Corydalis ambigua is a tuberous early flowering east Asian flowering plant species. Its exact native range is obscure due to taxonomic confusion. It is one of the sources of the drug tetrahydropalmatine.
Corydalis ambigua contains a variety of alkaloids including corynoline, acetylcorynoline d-corydalin, dl-tetrahydropalmatine, protopine, tetrahydrocoptisine, dl-tetrahydrocoptisine, d-corybulbine and allocryptopine.
Chemical derivatives of tetrahydroprotoberberines present in Corydalis ambigua have been studied as potential ways to increase pain tolerance and for treating drug addiction. Further, they may represent a category of neurotransmitter stabilizers which have potential use in broad range of psychotic and neurological disorders.

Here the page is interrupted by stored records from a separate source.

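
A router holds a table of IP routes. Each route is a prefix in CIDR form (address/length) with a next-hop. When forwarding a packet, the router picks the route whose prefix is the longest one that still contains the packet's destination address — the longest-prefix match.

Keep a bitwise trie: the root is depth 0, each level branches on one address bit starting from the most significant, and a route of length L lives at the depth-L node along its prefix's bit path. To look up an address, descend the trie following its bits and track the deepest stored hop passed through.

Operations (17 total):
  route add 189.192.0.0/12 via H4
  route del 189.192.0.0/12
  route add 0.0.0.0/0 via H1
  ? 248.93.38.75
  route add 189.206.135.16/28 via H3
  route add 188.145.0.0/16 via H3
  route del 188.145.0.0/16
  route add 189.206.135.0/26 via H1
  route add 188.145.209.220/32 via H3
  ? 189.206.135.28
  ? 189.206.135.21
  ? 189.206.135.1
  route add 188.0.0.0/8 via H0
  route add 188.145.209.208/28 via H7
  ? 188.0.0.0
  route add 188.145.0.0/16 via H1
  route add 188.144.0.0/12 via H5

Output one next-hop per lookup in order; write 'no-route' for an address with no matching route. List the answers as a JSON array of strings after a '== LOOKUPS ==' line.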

Cordyalis ambigua is part of the traditional Ainu cuisine:
The bulbs of this plant are extensively eaten by the Ainu, especially by those in the Ishikari valley, Saghalien, and Southern Kuriles. The bulb has a slightly bitter taste, which is removed by repeated boilings in water. In Etorup, the Ainu boil with a certain kind of earth to remove its bitterness. They are eaten either simply boiled or mixed with rice. In Saghalien, it is said that they are cooked generally with the fat of seals. The bulbs are often boiled and then dried for future use.